Ella misma empezaba a sentir que su compromiso con la longevidad flaqueaba. Había días en que el viejo reloj se le antojaba un nudo en el pecho; otros, parecía un pajarillo que aleteaba, tratando de escapar de la cárcel de sus costillas. Sospechaba que su álter ego, la pobre anciana Marjorie Collier, más que expirar con elegancia en su lecho, iba a tener un final peliagudo. Y entonces, justo cuando salía de Rayners', se encontró cara a cara con la Muerte, tal como había temido. Pensó que iba a caer redonda allí mismo, pero no era más que algún chaval idiota con una máscara de calavera. Le sonreía con sorna, dando brincos como la marioneta de un esqueleto. No deberían permitir esas cosas.
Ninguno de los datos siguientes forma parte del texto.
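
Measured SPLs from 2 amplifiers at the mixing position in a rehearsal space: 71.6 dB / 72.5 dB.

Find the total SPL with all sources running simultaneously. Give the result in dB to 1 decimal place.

Σ 10^(Lᵢ/10) = 3.224e+07.
Back to dB: 10·log₁₀ Σ = 75.1 dB.

75.1 dB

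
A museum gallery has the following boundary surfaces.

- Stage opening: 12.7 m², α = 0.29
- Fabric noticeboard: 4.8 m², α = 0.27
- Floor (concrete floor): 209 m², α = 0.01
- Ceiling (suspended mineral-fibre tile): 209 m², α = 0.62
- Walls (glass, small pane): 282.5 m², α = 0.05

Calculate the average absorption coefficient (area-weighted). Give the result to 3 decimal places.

0.210

Total surface area S = 718.0 m².
Σ(Sᵢαᵢ) = 12.7*0.29 + 4.8*0.27 + 209*0.01 + 209*0.62 + 282.5*0.05 = 150.774.
ᾱ = 150.774 / 718.0 = 0.210.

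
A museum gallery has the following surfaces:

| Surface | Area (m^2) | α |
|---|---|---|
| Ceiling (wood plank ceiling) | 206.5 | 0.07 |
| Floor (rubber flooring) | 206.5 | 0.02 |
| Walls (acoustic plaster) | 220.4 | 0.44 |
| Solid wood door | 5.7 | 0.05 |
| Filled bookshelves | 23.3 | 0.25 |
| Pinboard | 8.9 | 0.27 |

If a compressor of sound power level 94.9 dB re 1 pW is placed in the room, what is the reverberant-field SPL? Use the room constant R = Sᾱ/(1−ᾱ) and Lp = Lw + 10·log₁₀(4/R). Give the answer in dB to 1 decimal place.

A = 124.074 sabins; S = 671.3 m^2.
ᾱ = 124.074/671.3 = 0.1848; R = Sᾱ/(1−ᾱ) = 124.074/(1−0.1848) = 152.201 m^2.
Lp = Lw + 10 log₁₀(4/R) = 94.9 -15.80 = 79.1 dB.

79.1 dB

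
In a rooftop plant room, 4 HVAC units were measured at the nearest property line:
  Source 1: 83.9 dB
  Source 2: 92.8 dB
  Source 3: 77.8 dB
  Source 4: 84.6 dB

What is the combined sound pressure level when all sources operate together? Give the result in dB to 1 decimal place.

94.0 dB

Sum in the linear (power) domain: Σ 10^(Lᵢ/10) = 10^(83.9/10) + 10^(92.8/10) + 10^(77.8/10) + 10^(84.6/10) = 2.5e+09.
L_total = 10·log₁₀(2.5e+09) = 94.0 dB.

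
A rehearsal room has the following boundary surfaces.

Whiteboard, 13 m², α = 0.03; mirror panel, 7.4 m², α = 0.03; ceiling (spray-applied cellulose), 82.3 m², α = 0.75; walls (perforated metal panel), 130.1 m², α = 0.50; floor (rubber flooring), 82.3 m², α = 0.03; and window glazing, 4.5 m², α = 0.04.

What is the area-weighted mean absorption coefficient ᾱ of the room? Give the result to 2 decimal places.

S = Σ Sᵢ = 13 + 7.4 + 82.3 + 130.1 + 82.3 + 4.5 = 319.6 m².
A = 13×0.03 + 7.4×0.03 + 82.3×0.75 + 130.1×0.50 + 82.3×0.03 + 4.5×0.04 = 130.036 sabins.
ᾱ = A/S = 0.41.

0.41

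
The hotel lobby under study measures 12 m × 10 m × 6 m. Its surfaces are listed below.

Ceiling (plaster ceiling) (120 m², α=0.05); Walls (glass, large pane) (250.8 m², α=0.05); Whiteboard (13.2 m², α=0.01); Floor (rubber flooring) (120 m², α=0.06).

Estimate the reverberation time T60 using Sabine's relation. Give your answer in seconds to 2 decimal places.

4.48 sec

Equivalent absorption area: A = 120·0.05 + 250.8·0.05 + 13.2·0.01 + 120·0.06 = 25.872 m².
Room volume: 720 m³.
Sabine: RT60 = 0.161 × 720 / 25.872 = 4.48 s.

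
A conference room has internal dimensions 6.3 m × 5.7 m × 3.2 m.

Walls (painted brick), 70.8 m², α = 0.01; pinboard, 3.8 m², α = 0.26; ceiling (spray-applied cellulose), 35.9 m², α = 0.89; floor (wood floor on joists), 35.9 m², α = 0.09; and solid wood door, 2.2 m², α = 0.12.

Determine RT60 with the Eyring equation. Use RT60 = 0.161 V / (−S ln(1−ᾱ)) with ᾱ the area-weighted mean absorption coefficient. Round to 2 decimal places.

0.43 s

Total surface area S = 70.8 + 3.8 + 35.9 + 35.9 + 2.2 = 148.6 m².
Absorption A = 70.8×0.01 + 3.8×0.26 + 35.9×0.89 + 35.9×0.09 + 2.2×0.12 = 37.142 sabins.
Mean coefficient ᾱ = A/S = 0.2499.
Eyring denominator: −S ln(1−ᾱ) = 42.730.
V = 6.3 × 5.7 × 3.2 = 114.912 m³.
T = 0.161·V/[−S·ln(1−ᾱ)] = 0.161·114.912/42.730 = 0.43 s.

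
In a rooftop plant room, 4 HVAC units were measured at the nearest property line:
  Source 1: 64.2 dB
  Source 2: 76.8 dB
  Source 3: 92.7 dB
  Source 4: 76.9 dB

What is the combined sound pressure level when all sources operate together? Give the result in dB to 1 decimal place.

92.9 dB

Sum in the linear (power) domain: Σ 10^(Lᵢ/10) = 10^(64.2/10) + 10^(76.8/10) + 10^(92.7/10) + 10^(76.9/10) = 1.962e+09.
Combined level = 10 log₁₀(1.962e+09) = 92.9 dB.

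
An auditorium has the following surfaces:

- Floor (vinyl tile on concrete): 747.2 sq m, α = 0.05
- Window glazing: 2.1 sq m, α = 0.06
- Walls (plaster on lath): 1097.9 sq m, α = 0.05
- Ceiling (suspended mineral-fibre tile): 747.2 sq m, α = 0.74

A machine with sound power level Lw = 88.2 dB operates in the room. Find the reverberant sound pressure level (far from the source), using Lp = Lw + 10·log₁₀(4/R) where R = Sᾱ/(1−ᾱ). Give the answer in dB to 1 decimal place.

Σ(Sᵢαᵢ) = 747.2·0.05 + 2.1·0.06 + 1097.9·0.05 + 747.2·0.74 = 645.309; total area S = 2594.4 sq m.
ᾱ = 0.2487, so room constant R = A/(1−ᾱ) = 858.923 sq m.
Lp = Lw + 10 log₁₀(4/R) = 88.2 -23.32 = 64.9 dB.

64.9 dB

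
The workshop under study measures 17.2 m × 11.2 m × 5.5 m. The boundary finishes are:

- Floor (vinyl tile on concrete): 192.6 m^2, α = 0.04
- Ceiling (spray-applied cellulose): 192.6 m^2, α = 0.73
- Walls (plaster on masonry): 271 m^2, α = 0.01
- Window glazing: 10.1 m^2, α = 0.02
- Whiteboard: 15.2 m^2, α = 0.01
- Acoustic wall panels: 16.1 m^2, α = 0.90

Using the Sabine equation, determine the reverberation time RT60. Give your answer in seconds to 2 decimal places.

Equivalent absorption area: A = 192.6*0.04 + 192.6*0.73 + 271*0.01 + 10.1*0.02 + 15.2*0.01 + 16.1*0.90 = 165.856 m^2.
Room volume: 1059.52 m³.
T = 0.161 V/A = 0.161·1059.52/165.856 = 1.03 s.

1.03 s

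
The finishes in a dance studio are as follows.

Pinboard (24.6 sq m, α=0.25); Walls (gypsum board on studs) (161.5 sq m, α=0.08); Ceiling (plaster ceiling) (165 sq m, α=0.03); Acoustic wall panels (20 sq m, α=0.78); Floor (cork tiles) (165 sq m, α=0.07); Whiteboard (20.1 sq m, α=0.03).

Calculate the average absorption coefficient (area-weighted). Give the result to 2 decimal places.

0.09

Total surface area S = 556.2 sq m.
Weighted sum Σ Sα = 51.773.
ᾱ = A/S = 0.09.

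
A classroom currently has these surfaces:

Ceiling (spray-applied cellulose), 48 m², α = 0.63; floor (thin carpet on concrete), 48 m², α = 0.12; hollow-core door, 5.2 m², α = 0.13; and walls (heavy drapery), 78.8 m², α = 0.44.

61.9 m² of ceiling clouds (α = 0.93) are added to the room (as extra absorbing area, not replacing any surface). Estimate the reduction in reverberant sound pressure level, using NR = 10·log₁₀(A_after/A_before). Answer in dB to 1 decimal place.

2.6 dB

A_before = Σ Sᵢαᵢ = 48×0.63 + 48×0.12 + 5.2×0.13 + 78.8×0.44 = 71.348 sabins.
Added absorption = 61.9 × 0.93 = 57.567 sabins.
New total A_after = 128.915 sabins.
Reduction = 10 log₁₀(A_after/A_before) = 10 log₁₀(1.8068) = 2.6 dB.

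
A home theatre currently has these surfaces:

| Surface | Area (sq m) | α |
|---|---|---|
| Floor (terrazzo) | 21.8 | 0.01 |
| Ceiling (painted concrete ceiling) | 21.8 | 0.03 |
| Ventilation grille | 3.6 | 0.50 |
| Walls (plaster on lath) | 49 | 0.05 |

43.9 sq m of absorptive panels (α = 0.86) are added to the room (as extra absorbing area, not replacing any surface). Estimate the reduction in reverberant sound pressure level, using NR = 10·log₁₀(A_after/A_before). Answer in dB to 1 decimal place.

9.2 dB

Equivalent absorption area: A_before = 21.8×0.01 + 21.8×0.03 + 3.6×0.50 + 49×0.05 = 5.122 sq m.
Added absorption = 43.9 × 0.86 = 37.754 sabins.
A_after = 5.122 + 37.754 = 42.876 sabins.
Reduction = 10 log₁₀(A_after/A_before) = 10 log₁₀(8.3709) = 9.2 dB.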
Campanilla, ese era el nombre de la casita en la que se alojaba. Un nombre inventado, claramente. Antes era una vivienda para jornaleros. Pobres campesinos, para ellos todo era barro y sangre y levantarse al alba para salir al campo con los animales. Había hecho un papel de Hardy, años atrás, para la BBC, y en el curso del mismo aprendió muchas cosas sobre los peones agrícolas.
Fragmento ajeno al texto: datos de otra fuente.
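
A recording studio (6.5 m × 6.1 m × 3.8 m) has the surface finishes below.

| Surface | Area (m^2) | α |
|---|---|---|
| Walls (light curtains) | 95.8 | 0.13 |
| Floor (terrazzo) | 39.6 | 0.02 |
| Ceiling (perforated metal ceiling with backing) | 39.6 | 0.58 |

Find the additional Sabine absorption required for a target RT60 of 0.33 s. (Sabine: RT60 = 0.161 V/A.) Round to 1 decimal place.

A₁ = Σ Sᵢαᵢ = 95.8×0.13 + 39.6×0.02 + 39.6×0.58 = 36.214 sabins.
Target A₂ = 0.161·150.67/0.33 = 73.509 sabins (V = 150.67 m³).
Shortfall: 73.509 − 36.214 = 37.3 sabins.

37.3 sabins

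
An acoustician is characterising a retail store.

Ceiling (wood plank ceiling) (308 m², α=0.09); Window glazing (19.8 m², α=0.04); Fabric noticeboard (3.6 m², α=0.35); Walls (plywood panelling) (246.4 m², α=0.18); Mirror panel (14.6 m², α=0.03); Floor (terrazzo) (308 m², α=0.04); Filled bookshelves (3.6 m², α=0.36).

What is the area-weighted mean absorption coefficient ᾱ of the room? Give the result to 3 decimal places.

Total surface area S = 904.0 m².
Weighted sum Σ Sα = 88.178.
ᾱ = A/S = 0.098.

0.098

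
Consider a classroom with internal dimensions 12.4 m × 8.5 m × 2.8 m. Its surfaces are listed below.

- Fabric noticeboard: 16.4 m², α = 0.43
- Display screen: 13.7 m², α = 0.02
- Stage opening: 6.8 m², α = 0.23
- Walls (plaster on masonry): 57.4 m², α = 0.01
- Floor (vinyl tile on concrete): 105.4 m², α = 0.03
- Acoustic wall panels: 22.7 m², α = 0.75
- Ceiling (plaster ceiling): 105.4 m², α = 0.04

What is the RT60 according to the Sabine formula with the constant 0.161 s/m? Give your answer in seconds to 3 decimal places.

1.403 sec

Total absorption A = 16.4*0.43 + 13.7*0.02 + 6.8*0.23 + 57.4*0.01 + 105.4*0.03 + 22.7*0.75 + 105.4*0.04
  = 7.052 + 0.274 + 1.564 + 0.574 + 3.162 + 17.025 + 4.216 = 33.867 m² sabins.
Volume V = 12.4 × 8.5 × 2.8 = 295.12 m³.
Sabine: RT60 = 0.161 × 295.12 / 33.867 = 1.403 s.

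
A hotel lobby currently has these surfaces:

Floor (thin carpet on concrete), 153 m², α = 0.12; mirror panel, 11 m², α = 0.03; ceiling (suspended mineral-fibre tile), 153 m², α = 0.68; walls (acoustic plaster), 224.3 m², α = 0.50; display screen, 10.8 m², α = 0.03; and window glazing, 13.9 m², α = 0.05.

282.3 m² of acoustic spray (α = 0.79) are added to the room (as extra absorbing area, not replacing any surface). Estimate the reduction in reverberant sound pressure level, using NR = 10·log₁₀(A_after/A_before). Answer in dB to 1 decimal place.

2.9 dB

A_before = Σ Sᵢαᵢ = 153*0.12 + 11*0.03 + 153*0.68 + 224.3*0.50 + 10.8*0.03 + 13.9*0.05 = 235.899 sabins.
Added absorption = 282.3 × 0.79 = 223.017 sabins.
New total A_after = 458.916 sabins.
NR = 10·log₁₀(458.916/235.899) = 2.9 dB.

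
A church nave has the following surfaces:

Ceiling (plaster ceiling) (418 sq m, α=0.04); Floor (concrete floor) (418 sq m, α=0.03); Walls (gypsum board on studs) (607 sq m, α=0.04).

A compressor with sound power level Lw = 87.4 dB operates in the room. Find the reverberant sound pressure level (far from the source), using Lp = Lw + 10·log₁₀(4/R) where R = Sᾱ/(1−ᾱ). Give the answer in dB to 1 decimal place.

76.0 dB

A = 53.540 sabins; S = 1443.0 sq m.
ᾱ = 53.540/1443.0 = 0.0371; R = Sᾱ/(1−ᾱ) = 53.540/(1−0.0371) = 55.603 sq m.
Lp = 87.4 + 10·log₁₀(4/55.603) = 87.4 + (-11.43) = 76.0 dB.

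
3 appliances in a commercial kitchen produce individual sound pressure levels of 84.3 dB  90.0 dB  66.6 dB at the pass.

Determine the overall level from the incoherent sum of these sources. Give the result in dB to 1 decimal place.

Sum in the linear (power) domain: Σ 10^(Lᵢ/10) = 10^(84.3/10) + 10^(90.0/10) + 10^(66.6/10) = 1.274e+09.
L_total = 10·log₁₀(1.274e+09) = 91.1 dB.

91.1 dB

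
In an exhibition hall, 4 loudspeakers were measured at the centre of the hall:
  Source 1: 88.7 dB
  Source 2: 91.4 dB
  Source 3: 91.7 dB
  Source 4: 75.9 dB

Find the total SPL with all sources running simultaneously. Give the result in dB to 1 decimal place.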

«Le hemos conseguido una casita preciosa —dijeron—, que suele alquilarse en vacaciones.» Tenían a los actores y el equipo de rodaje repartidos por todas partes: en pensiones y casas con alojamiento y desayuno, hoteles baratos en Leeds, Halifax, Bradford, pisos de alquiler, incluso caravanas. Más les hubiera valido montar una agencia de alquiler de habitaciones en el plató. A Tilly le habría gustado estar en un hotel bonito, con tres estrellas se habría conformado. Lo que no le dijeron fue que iba a compartir la casita con Saskia. Tampoco se lo dijeron a Saskia, a decir por la cara que puso. No es que tuviera nada contra Saskia
per se
. Estaba en los huesos, demasiado delgada, vivía del aire y de cigarrillos, la dieta de
dame
Phoebe March.
—No te importa, ¿verdad? —le dijo a Tilly la primera vez que sacó un paquete de Silk Cut—. Solo fumo en mi habitación, o fuera.
—Oh, adelante, querida —repuso ella—, he pasado la vida rodeada de fumadores. —Era un milagro que no estuviese muerta.
No quería pelearse con ella. Tilly detestaba pelearse con la gente. Curioso, porque Saskia era una chica muy limpia (tanto que rayaba en la obsesión, claramente tenía un problema, con su guerra en solitario contra los gérmenes) y fumar era un hábito muy sucio. Las bailarinas de ballet eran las peores, por supuesto, en el instante en que salían de clase se prendían como chimeneas. Tenían los pulmones negros de humo. Tilly había compartido piso un tiempo con una bailarina de ballet. Fue después de que Phoebe se marchara del piso del Soho (1960, resultó una década de aúpa para ambas), para subir de nivel e irse a vivir con un director en Kensington, un tal Douglas. Había sido suyo al principio, pero Phoebe no podía soportar que Tilly tuviera algo que ella no tenía. Un hombre guapísimo. También con un pie en la otra acera, por supuesto. «No hay nada más raro que la gente», como dicen en el norte. Phoebe lo utilizó y lo dejó atrás al cabo de un año más o menos. Tilly y Douglas habían seguido teniéndose mutuo cariño hasta el final. Hasta el final de él, por lo menos.